Here's what Fitch is putting in its base COVID-19 assumptions set for life and health companies:
- Key stock market indices are 35% lower than they were Jan. 1.
- The two-year cumulative high-yield bond default rate will rise to 16% in the United States, and to 13% in Europe.
- Government bond rates will continue to fall, high-yield bond rates will rise about 4 percentage points, and rates on investment-grade bonds will be somewhere in between.
- Issuers with low-investment-grade ratings will have a hard time getting money from investors.
- About 5% of people will have COVID-19,, and about 1% of the infected people will die. In the United States, that implies a scenario in which about 150,000 people die.
Fitch says it will start by using that set of assumptions to look at the ratings of the insurers that appear to be the most likely to face a rating downgrade. The company will also apply the assumptions set to insurers undergoing routine annual rating reviews.

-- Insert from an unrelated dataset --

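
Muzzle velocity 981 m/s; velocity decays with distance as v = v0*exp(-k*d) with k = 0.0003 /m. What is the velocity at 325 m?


v = v0*exp(-k*d) = 981*exp(-0.0003*325) = 889.9 m/s

889.9 m/s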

Fitch notes that this bleak COVID-19 scenario is simply the "Rating Case" scenario, not the "Stress Case" scenario.
"The Stress Case will not act as a driver of rating actions, but instead will be an aid in the development of rating sensitivities," Fitch says. "The Stress Case results will be discussed in the commentaries that Fitch publishes on each insurance company as it completes its ratings reviews."